The suspect later made a comprehensive statement and heavily incriminated Andreas Schmidt. He said when the police officers asked for his hunting license, he said he had to get it out of the car. Instead, Schmitt got the shotgun out of the car and shot the female officer and then shot at the male officer. Schmitt instructed him to find his ID or he would kill him too, he said.

== Reactions ==
Deaths of police officers in the line of duty are rare in Germany, the last case having been two years earlier when SEK officer Simon Gudorf was killed during a drug raid in Gelsenkirchen, by a gunman associated with the Reichsbürger movement. Attempted murders and assaults had been on the rise since 2020, although largely limited to cities, specifically in relation to football hooliganism.

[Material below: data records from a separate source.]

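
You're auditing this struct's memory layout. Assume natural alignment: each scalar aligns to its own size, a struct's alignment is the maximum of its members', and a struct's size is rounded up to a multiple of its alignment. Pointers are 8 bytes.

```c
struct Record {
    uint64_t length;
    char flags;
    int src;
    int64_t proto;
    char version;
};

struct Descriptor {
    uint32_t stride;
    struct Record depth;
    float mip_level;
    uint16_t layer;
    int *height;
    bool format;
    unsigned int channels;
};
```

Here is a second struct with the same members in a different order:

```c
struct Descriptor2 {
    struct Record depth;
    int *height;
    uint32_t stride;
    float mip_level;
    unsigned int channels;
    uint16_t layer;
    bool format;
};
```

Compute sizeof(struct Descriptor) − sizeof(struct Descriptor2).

8

Record: 0..8  length  (8B, 8-aligned); 8..9  flags  (1B, 1-aligned); 9..12  -- padding (3B); 12..16  src  (4B, 4-aligned); 16..24  proto  (8B, 8-aligned); 24..25  version  (1B, 1-aligned); 25..32  -- tail padding (7B); sizeof = 32, alignof = 8
0..4  stride  (4B, 4-aligned)
4..8  -- padding (4B)
8..40  depth  (32B, 8-aligned)
40..44  mip_level  (4B, 4-aligned)
44..46  layer  (2B, 2-aligned)
46..48  -- padding (2B)
48..56  height  (8B, 8-aligned)
56..57  format  (1B, 1-aligned)
57..60  -- padding (3B)
60..64  channels  (4B, 4-aligned)
sizeof = 64, alignof = 8
— Descriptor2 —
0..32  depth  (32B, 8-aligned)
32..40  height  (8B, 8-aligned)
40..44  stride  (4B, 4-aligned)
44..48  mip_level  (4B, 4-aligned)
48..52  channels  (4B, 4-aligned)
52..54  layer  (2B, 2-aligned)
54..55  format  (1B, 1-aligned)
55..56  -- tail padding (1B)
sizeof = 56, alignof = 8
64 − 56 = 8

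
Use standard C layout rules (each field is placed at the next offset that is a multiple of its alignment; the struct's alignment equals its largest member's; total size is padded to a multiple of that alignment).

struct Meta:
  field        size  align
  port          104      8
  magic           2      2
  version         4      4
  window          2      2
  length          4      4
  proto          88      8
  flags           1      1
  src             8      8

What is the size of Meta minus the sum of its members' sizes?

port at 0 (size 104, align 8) → ends 104
magic at 104 (size 2, align 2) → ends 106
pad 2 to align 4 for version
version at 108 (size 4, align 4) → ends 112
window at 112 (size 2, align 2) → ends 114
pad 2 to align 4 for length
length at 116 (size 4, align 4) → ends 120
proto at 120 (size 88, align 8) → ends 208
flags at 208 (size 1, align 1) → ends 209
pad 7 to align 8 for src
src at 216 (size 8, align 8) → ends 224
total 224 bytes, alignment 8
data bytes 213, size 224 → padding 11

11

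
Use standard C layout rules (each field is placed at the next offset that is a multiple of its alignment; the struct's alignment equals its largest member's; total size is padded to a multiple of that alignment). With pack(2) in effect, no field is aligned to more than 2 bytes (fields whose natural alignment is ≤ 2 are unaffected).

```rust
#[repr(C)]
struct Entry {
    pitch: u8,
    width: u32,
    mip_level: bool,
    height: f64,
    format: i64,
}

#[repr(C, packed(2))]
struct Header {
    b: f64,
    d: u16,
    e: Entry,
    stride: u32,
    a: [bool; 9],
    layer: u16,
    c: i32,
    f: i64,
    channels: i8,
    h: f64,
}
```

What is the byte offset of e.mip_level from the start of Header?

18

Entry: 0..1  pitch  (1B, 1-aligned); 1..4  -- padding (3B); 4..8  width  (4B, 4-aligned); 8..9  mip_level  (1B, 1-aligned); 9..16  -- padding (7B); 16..24  height  (8B, 8-aligned); 24..32  format  (8B, 8-aligned); sizeof = 32, alignof = 8
0..8  b  (8B, 2-aligned)
8..10  d  (2B, 2-aligned)
10..42  e  (32B, 2-aligned)
within Entry: mip_level at 8
10 + 8 = 18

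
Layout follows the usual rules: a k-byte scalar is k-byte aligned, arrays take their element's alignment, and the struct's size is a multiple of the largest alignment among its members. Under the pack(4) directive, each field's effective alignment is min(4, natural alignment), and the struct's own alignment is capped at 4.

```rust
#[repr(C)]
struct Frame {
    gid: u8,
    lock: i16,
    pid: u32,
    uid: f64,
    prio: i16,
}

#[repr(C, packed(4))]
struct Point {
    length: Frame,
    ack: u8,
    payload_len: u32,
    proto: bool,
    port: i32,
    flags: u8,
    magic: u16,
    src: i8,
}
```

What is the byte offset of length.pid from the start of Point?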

The killings were celebrated by certain anti-government groups, such as the Querdenker, as well as leftist university student groups. 412 criminal cases were processed related to online hate speech, mostly for the rewarding and appreciation of criminal acts, as well as denigration of the memory of the deceased per Strafgesetzbuch. LKA also enforced raids which seized the electronic devices of 75 individuals who had called for copycat crimes with explicit reference to the Kusel shooting. In July 2022, a 35-year-old man from Munich was sentenced to 14 months imprisonment for wishing death upon more police during an arrest. In September 2022, a 56-year-old man from Idar-Oberstein man was sentenced to 18 months imprisonment for calling for a "cop hunt" and offering to lure officers onto remote paths in two videos posted to Facebook; both men had extensive criminal records beforehand. The defence of the latter blamed poor mental health and framed their client's comments as "comedy". Laws regarding online hate speech were tightened due to social media responses, some of which had directly targeted the families of the deceased, including confrontations at memorial services.

Federal Interior Minister Nancy Faeser (SPD) said: "Regardless of the motive behind the crime, this act is reminiscent of an execution, and it shows that police officers risk their lives every day for our safety."